Las Vegas Sun

March 29, 2024

Project offers a better way to get alcoholics off the streets

Some valley officials and advocates for the homeless are looking to a San Diego program as a possible solution to the s practice of repeatedly filling jail cells with the same drunks.

The Serial Inebriate Program has shown success at lowering arrests and saving money in emergency rooms and jails since it began in 2000, San Diego Police Officer John Liening told about 40 private and public officials Thursday.

Liening and Deni McLagan, program manager for Mental Health Systems Inc., a nonprofit organization that provides some of the services to people in the program, came to speak to the diverse group of agencies that have contact with the homeless locally at the invitation of Linda Lera-Randle El, director of Straight from the Streets, a nonprofit organization.

The audience included officials from Metro Police, Clark County Social Service Director Darryl Martin, District Attorney David Roger, state mental health workers and a number of private agencies.

But several local officials, while interested in the program and its potential application in the Las Vegas Valley, said two key players were missing from the audience -- Las Vegas' city attorney and Municipal Court.

"One of the problems I see here today is that the city attorney and municipal judges are not here -- and most of the arrests go through that system," said Phil Kohn, Clark County public defender.

"Unfortunately we don't have the right people at the table today," he said.

Repeated calls seeking comment from Las Vegas City Attorney Brad Jerbic were not returned Thursday.

Jerbic's equivalent in San Diego is one of the participants in the program.
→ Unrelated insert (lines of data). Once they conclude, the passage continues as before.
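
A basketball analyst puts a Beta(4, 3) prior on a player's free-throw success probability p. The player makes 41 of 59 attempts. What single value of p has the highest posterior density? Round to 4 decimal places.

Posterior: Beta(4+41, 3+18) = Beta(45, 21).
Mode = (45−1)/(45+21−2) = 44/64 = 0.6875.
Mean = 45/(45+21) = 45/66 = 0.6818.
This is the posterior mode — the MAP estimate.

0.6875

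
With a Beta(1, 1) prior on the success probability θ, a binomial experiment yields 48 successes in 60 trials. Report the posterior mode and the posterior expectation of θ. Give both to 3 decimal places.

MAP = 0.800, posterior mean = 0.790

Posterior: Beta(1+48, 1+12) = Beta(49, 13).
Mode = (49−1)/(49+13−2) = 48/60 = 0.800.
With a flat prior the MAP equals the MLE, 48/60.
Mean = 49/(49+13) = 49/62 = 0.790.
Mode > mean: the posterior has a left tail.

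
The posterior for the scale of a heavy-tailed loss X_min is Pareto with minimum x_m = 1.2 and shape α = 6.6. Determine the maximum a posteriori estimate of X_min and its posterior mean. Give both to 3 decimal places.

The Pareto density is strictly decreasing on [x_m, ∞), so the mode is x_m = 1.200.
Mean = α·x_m/(α−1) = 6.6·1.2/5.6 = 1.414.
The mean is pulled above the mode by the posterior's right skew.

X_min_MAP = 1.200, E[X_min|data] = 1.414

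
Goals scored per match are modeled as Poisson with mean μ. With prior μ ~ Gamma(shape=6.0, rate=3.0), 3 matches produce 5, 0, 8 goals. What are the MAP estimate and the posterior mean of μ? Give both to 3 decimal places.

Σ counts = 13. Posterior: Gamma(shape = 6.0+13 = 19.0, rate = 3.0+3 = 6.0).
Mode = (α−1)/β = 18.0/6.0 = 3.000.
Mean = α/β = 19.0/6.0 = 3.167.
The posterior is right-skewed, so the mean exceeds the mode.

μ_MAP = 3.000, E[μ|data] = 3.167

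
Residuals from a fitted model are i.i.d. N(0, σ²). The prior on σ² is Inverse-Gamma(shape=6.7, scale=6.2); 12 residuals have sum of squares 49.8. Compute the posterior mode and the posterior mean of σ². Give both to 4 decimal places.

posterior mode = 2.2701, posterior mean = 2.6581

Posterior: Inverse-Gamma(shape = 6.7+12/2 = 12.7, scale = 6.2+49.8/2 = 31.1).
Mode = β/(α+1) = 31.1/13.7 = 2.2701.
Mean = β/(α−1) = 31.1/11.7 = 2.6581.
Right-skewed posterior ⇒ mode < mean.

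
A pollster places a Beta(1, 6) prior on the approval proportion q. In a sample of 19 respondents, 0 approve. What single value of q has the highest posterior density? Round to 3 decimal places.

Posterior: Beta(1+0, 6+19) = Beta(1, 25).
Since α = 1 ≤ 1 and β > 1, the Beta density is monotone decreasing on [0,1]; the mode is at 0.
Mean = 1/(1+25) = 0.038.
This is the posterior mode — the MAP estimate.

0.000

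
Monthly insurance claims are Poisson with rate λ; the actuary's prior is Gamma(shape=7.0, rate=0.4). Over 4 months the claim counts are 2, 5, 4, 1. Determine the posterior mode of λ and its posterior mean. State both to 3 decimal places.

λ_MAP = 4.091, E[λ|data] = 4.318

Σ counts = 12. Posterior: Gamma(shape = 7.0+12 = 19.0, rate = 0.4+4 = 4.4).
Mode = (α−1)/β = 18.0/4.4 = 4.091.
Mean = α/β = 19.0/4.4 = 4.318.
Mean > mode: the posterior has a right tail.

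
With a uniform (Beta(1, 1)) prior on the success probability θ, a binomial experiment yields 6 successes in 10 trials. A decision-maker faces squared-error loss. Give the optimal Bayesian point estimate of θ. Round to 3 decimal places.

Posterior: Beta(1+6, 1+4) = Beta(7, 5).
Mode = (7−1)/(7+5−2) = 6/10 = 0.600.
With a flat prior the MAP equals the MLE, 6/10.
Mean = 7/(7+5) = 7/12 = 0.583.
Squared-error loss ⇒ the optimal estimator is the posterior mean.

0.583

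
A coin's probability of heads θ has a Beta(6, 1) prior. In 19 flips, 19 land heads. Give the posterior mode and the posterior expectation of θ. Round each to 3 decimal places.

Posterior: Beta(6+19, 1+0) = Beta(25, 1).
Since β = 1 ≤ 1 and α > 1, the Beta density is monotone increasing on [0,1]; the mode is at 1.
Mean = 25/(25+1) = 0.962.

MAP = 1.000, posterior mean = 0.962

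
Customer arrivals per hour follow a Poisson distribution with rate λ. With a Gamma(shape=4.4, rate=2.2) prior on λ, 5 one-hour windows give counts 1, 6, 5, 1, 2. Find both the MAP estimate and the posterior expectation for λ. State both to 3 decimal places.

λ_MAP = 2.556, E[λ|data] = 2.694

Σ counts = 15. Posterior: Gamma(shape = 4.4+15 = 19.4, rate = 2.2+5 = 7.2).
Mode = (α−1)/β = 18.4/7.2 = 2.556.
Mean = α/β = 19.4/7.2 = 2.694.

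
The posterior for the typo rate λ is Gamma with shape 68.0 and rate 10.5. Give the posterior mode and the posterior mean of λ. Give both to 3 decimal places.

posterior mode = 6.381, posterior mean = 6.476

Mode = (α−1)/β = 67.0/10.5 = 6.381.
Mean = α/β = 68.0/10.5 = 6.476.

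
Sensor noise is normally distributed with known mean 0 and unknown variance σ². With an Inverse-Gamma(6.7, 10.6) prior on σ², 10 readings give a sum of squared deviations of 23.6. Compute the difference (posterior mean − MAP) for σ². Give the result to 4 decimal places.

Posterior: Inverse-Gamma(shape = 6.7+10/2 = 11.7, scale = 10.6+23.6/2 = 22.4).
Mode = β/(α+1) = 22.4/12.7 = 1.7638.
Mean = β/(α−1) = 22.4/10.7 = 2.0935.
Difference = 2.0935 − 1.7638 = 0.3297.
The posterior is right-skewed, so the mean exceeds the mode.

0.3297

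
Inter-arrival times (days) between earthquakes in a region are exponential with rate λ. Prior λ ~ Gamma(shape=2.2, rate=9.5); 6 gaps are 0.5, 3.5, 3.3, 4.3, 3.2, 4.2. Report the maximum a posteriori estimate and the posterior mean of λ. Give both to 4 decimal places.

Σ times = 19.0. Posterior: Gamma(shape = 2.2+6 = 8.2, rate = 9.5+19.0 = 28.5).
Mode = (α−1)/β = 7.2/28.5 = 0.2526.
Mean = α/β = 8.2/28.5 = 0.2877.
The mean is pulled above the mode by the posterior's right skew.

MAP: 0.2526. Posterior mean: 0.2877.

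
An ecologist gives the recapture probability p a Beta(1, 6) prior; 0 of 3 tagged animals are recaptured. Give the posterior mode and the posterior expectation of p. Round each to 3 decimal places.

Posterior: Beta(1+0, 6+3) = Beta(1, 9).
Since α = 1 ≤ 1 and β > 1, the Beta density is monotone decreasing on [0,1]; the mode is at 0.
Mean = 1/(1+9) = 0.100.
Right-skewed posterior ⇒ mode < mean.

MAP: 0.000. Posterior mean: 0.100.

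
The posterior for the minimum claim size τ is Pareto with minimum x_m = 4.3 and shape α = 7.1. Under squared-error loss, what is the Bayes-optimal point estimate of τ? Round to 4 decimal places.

5.0049

The Pareto density is strictly decreasing on [x_m, ∞), so the mode is x_m = 4.3000.
Mean = α·x_m/(α−1) = 7.1·4.3/6.1 = 5.0049.
Squared-error loss ⇒ the optimal estimator is the posterior mean.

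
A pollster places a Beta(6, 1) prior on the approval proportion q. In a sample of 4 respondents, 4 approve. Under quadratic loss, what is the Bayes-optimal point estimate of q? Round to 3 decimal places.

0.909

Posterior: Beta(6+4, 1+0) = Beta(10, 1).
Since β = 1 ≤ 1 and α > 1, the Beta density is monotone increasing on [0,1]; the mode is at 1.
Mean = 10/(10+1) = 0.909.
Quadratic loss ⇒ the optimal estimator is the posterior mean.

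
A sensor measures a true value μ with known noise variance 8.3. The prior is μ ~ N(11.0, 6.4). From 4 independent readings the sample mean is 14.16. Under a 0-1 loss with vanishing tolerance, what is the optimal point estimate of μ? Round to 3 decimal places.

Posterior for μ is Normal. Precision-weighted mean: (1/6.4·11.0 + 4/8.3·14.16) / (1/6.4 + 4/8.3) = 13.386.
A Normal posterior is symmetric, so mode = mean.
This is the posterior mode — the MAP estimate.

13.386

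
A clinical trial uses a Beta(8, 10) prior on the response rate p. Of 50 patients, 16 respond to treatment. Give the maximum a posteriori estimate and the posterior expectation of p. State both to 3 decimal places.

Posterior: Beta(8+16, 10+34) = Beta(24, 44).
Mode = (24−1)/(24+44−2) = 23/66 = 0.348.
Mean = 24/(24+44) = 24/68 = 0.353.

p_MAP = 0.348, E[p|data] = 0.353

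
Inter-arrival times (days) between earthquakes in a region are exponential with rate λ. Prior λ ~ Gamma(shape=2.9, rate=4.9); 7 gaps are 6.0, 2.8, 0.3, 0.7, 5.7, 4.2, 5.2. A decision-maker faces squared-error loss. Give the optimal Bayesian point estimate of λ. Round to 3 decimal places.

0.332

Σ times = 24.9. Posterior: Gamma(shape = 2.9+7 = 9.9, rate = 4.9+24.9 = 29.8).
Mode = (α−1)/β = 8.9/29.8 = 0.299.
Mean = α/β = 9.9/29.8 = 0.332.
Squared-error loss ⇒ the optimal estimator is the posterior mean.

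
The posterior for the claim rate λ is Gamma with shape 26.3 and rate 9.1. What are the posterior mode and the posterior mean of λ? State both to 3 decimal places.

Mode = (α−1)/β = 25.3/9.1 = 2.780.
Mean = α/β = 26.3/9.1 = 2.890.

MAP: 2.780. Posterior mean: 2.890.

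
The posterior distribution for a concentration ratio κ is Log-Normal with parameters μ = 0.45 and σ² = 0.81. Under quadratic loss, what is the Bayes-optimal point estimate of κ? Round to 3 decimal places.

Mode = exp(μ − σ²) = exp(-0.36) = 0.698.
Mean = exp(μ + σ²/2) = exp(0.855) = 2.351.
Quadratic loss ⇒ the optimal estimator is the posterior mean.

2.351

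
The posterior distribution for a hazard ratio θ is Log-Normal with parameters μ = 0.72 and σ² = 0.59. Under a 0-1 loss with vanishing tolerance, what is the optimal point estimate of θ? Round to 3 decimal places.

Mode = exp(μ − σ²) = exp(0.13) = 1.139.
Mean = exp(μ + σ²/2) = exp(1.015) = 2.759.
This is the posterior mode — the MAP estimate.

1.139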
It involves at least 14 public and private agencies working together with San Diego city and county funding to solve a problem that Liening referred to as "a revolving door" -- alcoholics, mostly homeless, get arrested, sent to a detoxification center, put in jail, and are then released to go through the same all over again.

These are people who are "drunk every day -- some for 15, 20 years -- and have basically given up on everything and figure they'll die on the street," Liening said.

Many of them are also mentally ill, "but they never ... focus on mental health because they're not sober long enough," he said.

The program centers on judges offering treatment instead of jail time.

Liening said the five-year-old program has been able to find employment or some sort of benefits for 85 percent of those who spent six months in the program, and housing for 100 percent.

It costs taxpayers $6,000 for a year of housing and treatment for each participant, compared with $4,700 for each emergency medical services episode, McLagan said.

In the Las Vegas Valley, a group called the Chronic Public Inebriate Task Force said in 2002 that alcoholics and the mentally ill cost taxpayers about $20 million a year as the drunks are shuffled in and out of emergency rooms and jails.

Most so-called nuisance crimes that are charged to drunks in the valley wind up in the Las Vegas Municipal Court, where Jerbic began pursuing longer sentences in August as a way of deterring repeat offenders.

That is why several in the audience Thursday reacted strongly to the absence of officials from the two agencies.

"You'd think it would be in their interest to come to an event like this," Lera-Randle El said.

Michael Ware, assistant court administrator for Eighth Judicial District Court, said, "it would be, because of the simple fact that misdemeanor offences wind up there."

Also, Ware said, increasing sentences doesn't work for populations such as the mentally ill or alcoholic, "who don't view punishment in the same way as criminals."

"Therapy as opposed to the punitive approach works with certain populations -- the carrot instead of the stick," he said.

Liening said that "longer sentences don't deal with the alcoholism."

"If you put an alcoholic in jail, what is he when he gets out? Still an alcoholic."